The discourse, disagreements and disappointments over who might be considered to direct the next "Star Wars" movie seems improbably misplaced and misguided. The adventures of the Skywalker family and their various friends, enemies and lovers was never a directorial showcase. Whether directed by George Lucas or the other two, the films were always, like "Gone with the Wind," a showcase for the producer.
The auteur theory has so infiltrated the consciousness of the mainstream that millions of moviegoers who do not even know its name buy into the idea that the director alone is the author of a movie like the writer is the author of a book.
But just look at how many different stories have popped up over the last couple of weeks that focus on big name directors and their big time rejection of themselves as the director of the next "Star Wars" movie. Even the hiring of a hack writer has been overshadowed by the non-hiring of a director.
"Star Wars" as a six movie marathon odyssey from innocence to evil is the work primarily of George Lucas the producer. His name isn't listed as the official screenwriter on them all nor did he direct them all. But "Star Wars" is his baby, nonetheless. As the producer.
The equivalency in the case of "Star Wars" episodes 7, 8 and 9 would therefore be akin to a sequel to "Gone with the Wind." Victor Fleming won an Oscar for directing the original, but in their right mind equates the authorship of "Gone with the Wind" with Victor Fleming.

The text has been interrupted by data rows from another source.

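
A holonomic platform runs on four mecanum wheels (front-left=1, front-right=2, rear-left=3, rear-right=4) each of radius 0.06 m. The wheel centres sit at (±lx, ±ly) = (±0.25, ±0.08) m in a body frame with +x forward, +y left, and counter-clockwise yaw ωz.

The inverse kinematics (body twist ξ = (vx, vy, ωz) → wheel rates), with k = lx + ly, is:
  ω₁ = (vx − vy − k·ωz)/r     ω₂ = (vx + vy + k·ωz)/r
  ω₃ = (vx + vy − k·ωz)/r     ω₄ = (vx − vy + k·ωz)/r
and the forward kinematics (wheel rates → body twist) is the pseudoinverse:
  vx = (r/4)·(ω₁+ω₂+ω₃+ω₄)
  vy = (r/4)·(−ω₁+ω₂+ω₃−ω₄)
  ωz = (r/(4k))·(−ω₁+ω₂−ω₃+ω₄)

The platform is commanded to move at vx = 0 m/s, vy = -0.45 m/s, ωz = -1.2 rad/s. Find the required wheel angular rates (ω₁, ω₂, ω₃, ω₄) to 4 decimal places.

(14.1000, -14.1000, -0.9000, 0.9000)

k = lx + ly = 0.25 + 0.08 = 0.3300;  k·ωz = 0.3300·-1.2 = -0.3960
ω₁ (FL) = (vx − vy − k·ωz)/r = 0.8460/0.06 = 14.1000
ω₂ (FR) = (vx + vy + k·ωz)/r = -0.8460/0.06 = -14.1000
ω₃ (RL) = (vx + vy − k·ωz)/r = -0.0540/0.06 = -0.9000
ω₄ (RR) = (vx − vy + k·ωz)/r = 0.0540/0.06 = 0.9000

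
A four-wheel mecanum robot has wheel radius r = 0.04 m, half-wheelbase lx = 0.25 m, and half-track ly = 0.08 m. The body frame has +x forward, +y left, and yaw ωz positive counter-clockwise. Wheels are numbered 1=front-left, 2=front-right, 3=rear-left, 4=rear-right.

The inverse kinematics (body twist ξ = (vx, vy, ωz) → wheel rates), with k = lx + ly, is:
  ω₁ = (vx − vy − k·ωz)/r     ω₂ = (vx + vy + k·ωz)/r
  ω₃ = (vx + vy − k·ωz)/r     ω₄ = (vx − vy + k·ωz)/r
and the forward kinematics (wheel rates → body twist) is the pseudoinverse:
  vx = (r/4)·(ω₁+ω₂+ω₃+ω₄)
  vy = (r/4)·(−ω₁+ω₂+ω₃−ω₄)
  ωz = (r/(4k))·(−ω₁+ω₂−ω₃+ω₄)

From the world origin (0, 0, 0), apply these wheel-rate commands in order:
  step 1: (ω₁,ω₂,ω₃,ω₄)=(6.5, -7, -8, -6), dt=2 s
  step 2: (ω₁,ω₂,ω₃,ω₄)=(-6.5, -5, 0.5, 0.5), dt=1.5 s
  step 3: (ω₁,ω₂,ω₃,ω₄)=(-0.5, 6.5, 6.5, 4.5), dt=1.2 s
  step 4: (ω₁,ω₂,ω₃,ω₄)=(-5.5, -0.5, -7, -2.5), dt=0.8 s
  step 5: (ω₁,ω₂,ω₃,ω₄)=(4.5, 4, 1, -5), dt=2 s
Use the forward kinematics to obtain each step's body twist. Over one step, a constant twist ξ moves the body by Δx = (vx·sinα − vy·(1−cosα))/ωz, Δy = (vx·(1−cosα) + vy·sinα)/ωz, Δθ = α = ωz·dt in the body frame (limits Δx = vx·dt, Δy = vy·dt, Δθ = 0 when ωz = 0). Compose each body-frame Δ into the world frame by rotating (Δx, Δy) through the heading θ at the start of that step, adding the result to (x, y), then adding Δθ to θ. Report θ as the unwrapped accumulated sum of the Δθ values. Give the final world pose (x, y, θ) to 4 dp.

(-0.2408, 0.0226, -0.6106)

step 1: ξ=(vx,vy,ωz)=(-0.1450, -0.1550, -0.3485), dt=2.0 → body Δ=(-0.3708, -0.1885, -0.6970) → world pose (-0.3708, -0.1885, -0.6970)
step 2: ξ=(vx,vy,ωz)=(-0.1050, 0.0150, 0.0455), dt=1.5 → body Δ=(-0.1581, 0.0171, 0.0682) → world pose (-0.4811, -0.0738, -0.6288)
step 3: ξ=(vx,vy,ωz)=(0.1700, 0.0900, 0.1515), dt=1.2 → body Δ=(0.1931, 0.1259, 0.1818) → world pose (-0.2509, -0.0856, -0.4470)
step 4: ξ=(vx,vy,ωz)=(-0.1550, 0.0050, 0.2879), dt=0.8 → body Δ=(-0.1234, -0.0103, 0.2303) → world pose (-0.3666, -0.0415, -0.2167)
step 5: ξ=(vx,vy,ωz)=(0.0450, 0.0550, -0.1970), dt=2.0 → body Δ=(0.1091, 0.0897, -0.3939) → world pose (-0.2408, 0.0226, -0.6106)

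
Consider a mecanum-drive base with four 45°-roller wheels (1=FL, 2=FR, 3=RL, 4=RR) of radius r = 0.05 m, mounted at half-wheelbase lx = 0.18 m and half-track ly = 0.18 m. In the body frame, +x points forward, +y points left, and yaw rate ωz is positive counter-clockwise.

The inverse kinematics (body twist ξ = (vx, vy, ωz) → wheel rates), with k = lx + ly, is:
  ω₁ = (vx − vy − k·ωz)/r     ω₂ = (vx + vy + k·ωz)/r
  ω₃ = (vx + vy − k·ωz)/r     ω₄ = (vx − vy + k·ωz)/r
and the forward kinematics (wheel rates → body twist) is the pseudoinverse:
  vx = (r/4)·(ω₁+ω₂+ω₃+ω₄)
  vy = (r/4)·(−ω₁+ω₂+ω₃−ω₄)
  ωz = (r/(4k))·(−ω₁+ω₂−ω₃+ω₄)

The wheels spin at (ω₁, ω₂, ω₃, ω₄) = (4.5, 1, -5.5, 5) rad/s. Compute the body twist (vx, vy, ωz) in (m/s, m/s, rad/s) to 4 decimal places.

k = lx + ly = 0.18 + 0.18 = 0.3600
ω₁+ω₂+ω₃+ω₄ = 5.0000  →  vx = (0.05/4)·5.0000 = 0.0625
−ω₁+ω₂+ω₃−ω₄ = -14.0000  →  vy = (0.05/4)·-14.0000 = -0.1750
−ω₁+ω₂−ω₃+ω₄ = 7.0000  →  ωz = (0.05/1.4400)·7.0000 = 0.2431

(0.0625, -0.1750, 0.2431)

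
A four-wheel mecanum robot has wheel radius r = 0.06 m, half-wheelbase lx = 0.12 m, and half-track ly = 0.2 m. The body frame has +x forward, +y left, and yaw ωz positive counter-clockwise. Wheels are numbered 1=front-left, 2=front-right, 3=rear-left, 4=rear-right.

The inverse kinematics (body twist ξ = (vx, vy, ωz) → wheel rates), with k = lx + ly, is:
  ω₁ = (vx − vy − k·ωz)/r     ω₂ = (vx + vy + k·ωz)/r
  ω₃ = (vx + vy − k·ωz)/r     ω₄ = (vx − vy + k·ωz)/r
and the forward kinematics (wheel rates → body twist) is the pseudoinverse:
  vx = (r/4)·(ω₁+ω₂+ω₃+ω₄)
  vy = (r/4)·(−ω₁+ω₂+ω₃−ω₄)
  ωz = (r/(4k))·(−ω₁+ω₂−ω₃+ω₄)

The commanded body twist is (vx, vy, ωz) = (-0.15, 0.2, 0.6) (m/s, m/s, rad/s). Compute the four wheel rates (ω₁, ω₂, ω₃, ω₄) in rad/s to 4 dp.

k = lx + ly = 0.12 + 0.2 = 0.3200;  k·ωz = 0.3200·0.6 = 0.1920
ω₁ (FL) = (vx − vy − k·ωz)/r = -0.5420/0.06 = -9.0333
ω₂ (FR) = (vx + vy + k·ωz)/r = 0.2420/0.06 = 4.0333
ω₃ (RL) = (vx + vy − k·ωz)/r = -0.1420/0.06 = -2.3667
ω₄ (RR) = (vx − vy + k·ωz)/r = -0.1580/0.06 = -2.6333

(-9.0333, 4.0333, -2.3667, -2.6333)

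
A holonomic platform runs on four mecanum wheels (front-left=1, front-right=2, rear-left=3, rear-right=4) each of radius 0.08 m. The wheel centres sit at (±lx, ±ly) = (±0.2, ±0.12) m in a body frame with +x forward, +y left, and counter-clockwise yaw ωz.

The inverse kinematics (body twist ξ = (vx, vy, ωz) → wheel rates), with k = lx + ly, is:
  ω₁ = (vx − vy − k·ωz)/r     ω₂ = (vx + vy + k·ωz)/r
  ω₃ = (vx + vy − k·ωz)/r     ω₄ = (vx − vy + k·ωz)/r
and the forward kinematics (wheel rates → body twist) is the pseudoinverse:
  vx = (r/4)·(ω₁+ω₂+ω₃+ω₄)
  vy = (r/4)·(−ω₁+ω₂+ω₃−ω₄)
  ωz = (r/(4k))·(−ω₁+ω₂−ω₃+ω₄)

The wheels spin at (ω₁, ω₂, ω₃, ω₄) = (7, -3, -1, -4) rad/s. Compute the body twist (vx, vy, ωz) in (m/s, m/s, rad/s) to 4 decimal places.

k = lx + ly = 0.2 + 0.12 = 0.3200
ω₁+ω₂+ω₃+ω₄ = -1.0000  →  vx = (0.08/4)·-1.0000 = -0.0200
−ω₁+ω₂+ω₃−ω₄ = -7.0000  →  vy = (0.08/4)·-7.0000 = -0.1400
−ω₁+ω₂−ω₃+ω₄ = -13.0000  →  ωz = (0.08/1.2800)·-13.0000 = -0.8125

(-0.0200, -0.1400, -0.8125)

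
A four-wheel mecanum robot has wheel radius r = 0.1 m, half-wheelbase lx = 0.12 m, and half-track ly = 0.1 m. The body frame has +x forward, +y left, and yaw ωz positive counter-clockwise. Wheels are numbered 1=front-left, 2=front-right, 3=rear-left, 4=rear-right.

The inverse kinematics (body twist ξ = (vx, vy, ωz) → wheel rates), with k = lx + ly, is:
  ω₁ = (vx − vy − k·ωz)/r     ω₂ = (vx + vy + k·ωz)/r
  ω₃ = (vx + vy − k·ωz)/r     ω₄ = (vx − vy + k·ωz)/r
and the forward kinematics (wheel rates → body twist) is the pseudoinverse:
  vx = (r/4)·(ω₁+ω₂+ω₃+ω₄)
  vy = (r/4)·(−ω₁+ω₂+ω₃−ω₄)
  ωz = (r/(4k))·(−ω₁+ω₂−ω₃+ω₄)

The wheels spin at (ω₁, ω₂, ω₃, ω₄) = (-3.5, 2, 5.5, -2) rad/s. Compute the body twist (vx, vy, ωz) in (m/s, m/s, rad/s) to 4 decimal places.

(0.0500, 0.3250, -0.2273)

k = lx + ly = 0.12 + 0.1 = 0.2200
ω₁+ω₂+ω₃+ω₄ = 2.0000  →  vx = (0.1/4)·2.0000 = 0.0500
−ω₁+ω₂+ω₃−ω₄ = 13.0000  →  vy = (0.1/4)·13.0000 = 0.3250
−ω₁+ω₂−ω₃+ω₄ = -2.0000  →  ωz = (0.1/0.8800)·-2.0000 = -0.2273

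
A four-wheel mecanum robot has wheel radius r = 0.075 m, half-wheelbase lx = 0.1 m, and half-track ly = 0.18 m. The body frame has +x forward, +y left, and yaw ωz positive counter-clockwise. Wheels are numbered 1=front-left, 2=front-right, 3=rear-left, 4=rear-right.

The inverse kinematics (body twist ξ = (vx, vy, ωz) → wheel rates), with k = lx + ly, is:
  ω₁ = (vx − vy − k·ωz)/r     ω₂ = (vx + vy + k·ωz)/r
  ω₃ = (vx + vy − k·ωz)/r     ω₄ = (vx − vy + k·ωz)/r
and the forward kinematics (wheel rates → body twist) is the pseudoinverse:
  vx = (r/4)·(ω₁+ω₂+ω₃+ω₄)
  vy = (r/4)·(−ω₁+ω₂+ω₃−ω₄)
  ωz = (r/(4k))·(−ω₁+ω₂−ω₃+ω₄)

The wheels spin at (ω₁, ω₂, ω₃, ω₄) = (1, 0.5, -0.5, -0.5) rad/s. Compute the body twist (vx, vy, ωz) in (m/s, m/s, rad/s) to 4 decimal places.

k = lx + ly = 0.1 + 0.18 = 0.2800
ω₁+ω₂+ω₃+ω₄ = 0.5000  →  vx = (0.075/4)·0.5000 = 0.0094
−ω₁+ω₂+ω₃−ω₄ = -0.5000  →  vy = (0.075/4)·-0.5000 = -0.0094
−ω₁+ω₂−ω₃+ω₄ = -0.5000  →  ωz = (0.075/1.1200)·-0.5000 = -0.0335

(0.0094, -0.0094, -0.0335)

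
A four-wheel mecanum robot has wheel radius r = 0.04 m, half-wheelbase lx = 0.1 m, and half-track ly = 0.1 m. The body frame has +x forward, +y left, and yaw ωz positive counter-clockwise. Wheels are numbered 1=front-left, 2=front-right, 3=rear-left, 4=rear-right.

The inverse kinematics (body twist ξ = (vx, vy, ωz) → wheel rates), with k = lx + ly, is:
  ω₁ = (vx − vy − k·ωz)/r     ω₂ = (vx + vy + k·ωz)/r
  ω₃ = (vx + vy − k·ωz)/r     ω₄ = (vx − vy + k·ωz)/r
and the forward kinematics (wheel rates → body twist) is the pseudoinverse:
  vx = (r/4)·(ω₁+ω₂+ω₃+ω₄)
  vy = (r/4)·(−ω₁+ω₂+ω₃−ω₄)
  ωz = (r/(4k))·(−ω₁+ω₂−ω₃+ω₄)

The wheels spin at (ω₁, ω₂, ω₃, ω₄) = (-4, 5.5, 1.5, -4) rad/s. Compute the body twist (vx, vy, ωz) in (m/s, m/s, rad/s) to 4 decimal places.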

David O. Selznick is the name you need to know here and if you don't and if you buy into the auteur theory baloney then you probably are hoping desperately that the ambiguity of the "Star Wars" prequels is forgotten and the third trilogy brings back the simplistic black & white world of the original.
Meanwhile, over at the adult table, the feast centers not on who directs the films, but who produces them.